OK, but creepier still is their AIY camera kit:This contains a lens, image sensor, button, and a cardboard box for the body. You supply a Raspberry Pi processing board, and load their software onto it. The demo is, and I’m not kidding, a joyfulness detector. You point it at someone’s face, and it gives you a measure of how joyful their expression is. An LED turns yellow for joy and blue for sad, just like the emotions in the Pixar “Inside Out” movie. “And if your joy score exceeds 85%, an 8-bit sound will play. Cool!” That’s one reaction, but not the one I would have.
This is still all kind of minor, though. Where this attitude starts to matter is in their self-driving cars. For the last ten years they’ve been saying how wonderful it will be when driving is taken away from fallible humans. 30,000 people a year are killed on the road in the US! If you’re skeptical about this, you’re some Luddite delaying the self-driving millenium, and costing thousands of lives in the meantime. Cars shouldn’t even have steering wheels! Trust the machine! Put your lives in our hands!
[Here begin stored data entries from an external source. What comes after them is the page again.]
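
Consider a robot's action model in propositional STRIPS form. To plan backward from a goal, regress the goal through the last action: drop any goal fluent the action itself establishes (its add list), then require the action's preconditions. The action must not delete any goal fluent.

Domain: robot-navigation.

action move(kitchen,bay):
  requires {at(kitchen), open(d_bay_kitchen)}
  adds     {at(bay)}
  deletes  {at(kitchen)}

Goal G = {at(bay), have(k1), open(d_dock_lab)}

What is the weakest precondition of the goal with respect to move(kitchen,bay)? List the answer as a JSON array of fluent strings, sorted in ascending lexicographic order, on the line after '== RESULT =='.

Regress:
  G ∩ del = {}  (empty — regression defined)
  G \ add = {at(bay), have(k1), open(d_dock_lab)} \ {at(bay)} = {have(k1), open(d_dock_lab)}
  ∪ pre   = {have(k1), open(d_dock_lab)} ∪ {at(kitchen), open(d_bay_kitchen)}
          = {at(kitchen), have(k1), open(d_bay_kitchen), open(d_dock_lab)}

== RESULT ==
["at(kitchen)", "have(k1)", "open(d_bay_kitchen)", "open(d_dock_lab)"]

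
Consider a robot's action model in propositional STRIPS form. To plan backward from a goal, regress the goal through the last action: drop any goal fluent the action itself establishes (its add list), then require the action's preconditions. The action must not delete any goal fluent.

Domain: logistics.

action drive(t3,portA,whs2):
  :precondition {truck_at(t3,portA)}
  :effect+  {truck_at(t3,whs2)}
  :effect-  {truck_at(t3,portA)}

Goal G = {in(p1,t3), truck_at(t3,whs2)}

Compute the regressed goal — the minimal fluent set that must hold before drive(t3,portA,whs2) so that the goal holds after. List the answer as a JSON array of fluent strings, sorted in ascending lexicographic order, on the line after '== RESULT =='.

Compute (G \ add) ∪ pre:
  G ∩ del = {}  (empty — regression defined)
  G \ add = {in(p1,t3), truck_at(t3,whs2)} \ {truck_at(t3,whs2)} = {in(p1,t3)}
  ∪ pre   = {in(p1,t3)} ∪ {truck_at(t3,portA)}
          = {in(p1,t3), truck_at(t3,portA)}

== RESULT ==
["in(p1,t3)", "truck_at(t3,portA)"]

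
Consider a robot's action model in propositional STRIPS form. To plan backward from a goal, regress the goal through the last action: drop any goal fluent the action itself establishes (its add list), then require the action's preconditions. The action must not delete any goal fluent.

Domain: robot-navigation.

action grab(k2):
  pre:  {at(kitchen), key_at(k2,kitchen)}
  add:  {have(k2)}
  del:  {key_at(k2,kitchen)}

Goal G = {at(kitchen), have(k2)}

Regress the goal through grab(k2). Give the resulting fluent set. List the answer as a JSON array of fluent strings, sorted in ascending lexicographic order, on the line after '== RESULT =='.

Regress:
  G ∩ del = {}  (empty — regression defined)
  G \ add = {at(kitchen), have(k2)} \ {have(k2)} = {at(kitchen)}
  ∪ pre   = {at(kitchen)} ∪ {at(kitchen), key_at(k2,kitchen)}
          = {at(kitchen), key_at(k2,kitchen)}

== RESULT ==
["at(kitchen)", "key_at(k2,kitchen)"]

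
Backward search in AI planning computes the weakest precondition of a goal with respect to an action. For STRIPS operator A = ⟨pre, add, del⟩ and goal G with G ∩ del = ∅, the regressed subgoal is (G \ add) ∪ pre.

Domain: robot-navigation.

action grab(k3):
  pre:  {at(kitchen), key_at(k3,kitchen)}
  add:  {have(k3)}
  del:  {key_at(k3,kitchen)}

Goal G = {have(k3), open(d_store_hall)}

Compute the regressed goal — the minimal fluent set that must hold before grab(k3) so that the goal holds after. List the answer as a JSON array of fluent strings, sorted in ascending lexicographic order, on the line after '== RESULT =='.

Compute (G \ add) ∪ pre:
  G ∩ del = {}  (empty — regression defined)
  G \ add = {have(k3), open(d_store_hall)} \ {have(k3)} = {open(d_store_hall)}
  ∪ pre   = {open(d_store_hall)} ∪ {at(kitchen), key_at(k3,kitchen)}
          = {at(kitchen), key_at(k3,kitchen), open(d_store_hall)}

== RESULT ==
["at(kitchen)", "key_at(k3,kitchen)", "open(d_store_hall)"]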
I would believe more of this if Google (now spun off into Waymo) were actually selling car safety systems. They’ve spent billions on this by now, but haven’t offered a single product. Real car companies are steadily adding safety features: blind spot detection, back-up collision alerts, and automatic forward braking. I have them on my 2017 Chevy Volt, since they really do make a difference in accident rates. I find the braking to be annoying, to be honest, since the alert goes off constantly in harmless situations, and every few months it applies the brakes when it shouldn’t. But Google isn’t doing any of this.
I think the reason is money. The Volt’s collision detector is based on a camera built by an Israeli company called Mobileye:
They were acquired by Intel in 2017 for $15B, but in 2016 they sold about 6 million systems for $400 million. That’s terrific for a small company, but chump change to Google. Even if they sold ten times as many systems, 60 million a year, enough for 75% of the cars built each year, that’s still only $4 billion. Google makes over a $100 billion a year.
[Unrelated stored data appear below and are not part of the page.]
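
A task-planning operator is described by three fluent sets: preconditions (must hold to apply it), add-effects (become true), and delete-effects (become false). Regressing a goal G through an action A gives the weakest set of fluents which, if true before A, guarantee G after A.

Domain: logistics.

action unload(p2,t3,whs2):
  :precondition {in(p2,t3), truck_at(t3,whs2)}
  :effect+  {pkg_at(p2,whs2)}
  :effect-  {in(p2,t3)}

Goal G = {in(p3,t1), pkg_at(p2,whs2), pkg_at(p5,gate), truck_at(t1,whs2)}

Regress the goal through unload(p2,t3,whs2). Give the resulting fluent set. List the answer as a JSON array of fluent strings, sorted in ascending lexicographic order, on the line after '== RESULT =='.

Regress:
  G ∩ del = {}  (empty — regression defined)
  G \ add = {in(p3,t1), pkg_at(p2,whs2), pkg_at(p5,gate), truck_at(t1,whs2)} \ {pkg_at(p2,whs2)} = {in(p3,t1), pkg_at(p5,gate), truck_at(t1,whs2)}
  ∪ pre   = {in(p3,t1), pkg_at(p5,gate), truck_at(t1,whs2)} ∪ {in(p2,t3), truck_at(t3,whs2)}
          = {in(p2,t3), in(p3,t1), pkg_at(p5,gate), truck_at(t1,whs2), truck_at(t3,whs2)}

== RESULT ==
["in(p2,t3)", "in(p3,t1)", "pkg_at(p5,gate)", "truck_at(t1,whs2)", "truck_at(t3,whs2)"]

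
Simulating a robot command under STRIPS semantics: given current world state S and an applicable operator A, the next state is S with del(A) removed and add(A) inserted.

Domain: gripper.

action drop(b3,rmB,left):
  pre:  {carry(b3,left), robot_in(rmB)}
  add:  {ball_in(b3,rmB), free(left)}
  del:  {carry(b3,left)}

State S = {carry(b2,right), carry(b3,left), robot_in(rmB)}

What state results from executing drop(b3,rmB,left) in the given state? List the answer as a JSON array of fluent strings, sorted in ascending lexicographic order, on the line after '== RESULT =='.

Compute (S \ del) ∪ add:
  pre ⊆ S: {carry(b3,left), robot_in(rmB)} ⊆ S  — applicable
  S \ del = {carry(b2,right), robot_in(rmB)}
  ∪ add   = {ball_in(b3,rmB), carry(b2,right), free(left), robot_in(rmB)}

== RESULT ==
["ball_in(b3,rmB)", "carry(b2,right)", "free(left)", "robot_in(rmB)"]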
No, serious money in self-driving cars only comes when they can sell car-when-you-want-it subscriptions. Charge $500 per month, and have one car handle four or five subscribers, since each one only uses it for an hour or two a day. Now you’re making $25K / car / year. Run a million of those and it’s $25 billion. When the tech really works, run 10 million of them, and you’re making $250 billion.
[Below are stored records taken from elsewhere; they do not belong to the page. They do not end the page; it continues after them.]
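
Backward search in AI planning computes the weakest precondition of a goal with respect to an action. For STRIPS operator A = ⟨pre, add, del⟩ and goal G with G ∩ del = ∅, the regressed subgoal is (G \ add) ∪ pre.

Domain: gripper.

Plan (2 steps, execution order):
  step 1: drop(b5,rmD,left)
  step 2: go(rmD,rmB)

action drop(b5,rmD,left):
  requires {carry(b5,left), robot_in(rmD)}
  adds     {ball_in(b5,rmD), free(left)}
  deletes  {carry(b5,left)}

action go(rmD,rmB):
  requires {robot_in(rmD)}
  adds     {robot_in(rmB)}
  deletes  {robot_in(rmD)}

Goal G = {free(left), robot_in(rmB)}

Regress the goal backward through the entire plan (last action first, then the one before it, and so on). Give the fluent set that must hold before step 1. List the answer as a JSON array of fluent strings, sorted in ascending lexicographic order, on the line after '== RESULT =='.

Regress step by step:
  through step 2 (go(rmD,rmB)): drop {robot_in(rmB)}, keep {free(left)}, require {robot_in(rmD)}
    → {free(left), robot_in(rmD)}
  through step 1 (drop(b5,rmD,left)): drop {free(left)}, keep {robot_in(rmD)}, require {carry(b5,left), robot_in(rmD)}
    → {carry(b5,left), robot_in(rmD)}

== RESULT ==
["carry(b5,left)", "robot_in(rmD)"]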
That’s what this is about, not safety. It’s certainly what Uber is going for, since they’re presently losing money on every ride. Actually doing full autonomous driving (called Level 5) is an enormously difficult problem because the driving environment is really ill-defined. Just because Google’s Alpha Go program can beat a human champion doesn’t mean it handle situations without fixed rules. No one cares if it makes a bad Go move, but people care a lot when your software kills someone. The current accident rate in the US is about one fatality per hundred million miles, or several million hours. It’s extraordinary hubris to think that computers can do this a lot better, and that hubris is going to kill people.